Gökçen et al.13) reported a dose-dependent RP developing from use of atomoxetine, which is a presynaptic norepinephrine transportation inhibitor. In this case report, it was suggested that atomoxetine might increase levels of norepinephrine in peripheral and central synapses, stimulate peripheral α1 and α2 receptors, and lead to prolonged vasoconstriction. In addition, Syed and Moore10) reported four RP case due to methylphenidate and dextroamphetamine that have noradrenergic and dopaminergic effects. It is known that risperidone has a high affinity to α1-adrenergic receptors, and it may increase the plasma norepinephrine levels and sympathetic activity.4) In this context, these mechanisms could also be a potential cause of RP in our case.
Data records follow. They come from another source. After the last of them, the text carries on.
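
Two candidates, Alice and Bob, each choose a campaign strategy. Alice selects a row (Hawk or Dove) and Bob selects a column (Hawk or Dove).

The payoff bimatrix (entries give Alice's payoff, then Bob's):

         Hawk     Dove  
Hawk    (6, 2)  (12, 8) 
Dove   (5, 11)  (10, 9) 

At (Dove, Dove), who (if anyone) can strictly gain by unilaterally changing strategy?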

Furthermore, a study suggests that risperidone worsens vascular endothelial function in diabetic rats, which may be mediated by upregulation of VCAM-1, ICAM-1, and E-selectin.17) Endothelial dysfunction and upregulation of the adhesion molecules might be another mechanism that induced RP in our case.
As far as we know, this is the first case of RP reported in the literature to occur because of risperidone use. We hope this paper will be a warning for clinicians who follow up the patients using risperidone. In addition, further investigations are needed to clarify the characteristics, risk factors, dose dependence, and potential mechanisms of risperidone-related RP.
This article was conducted at the Mersin University School of Medicine.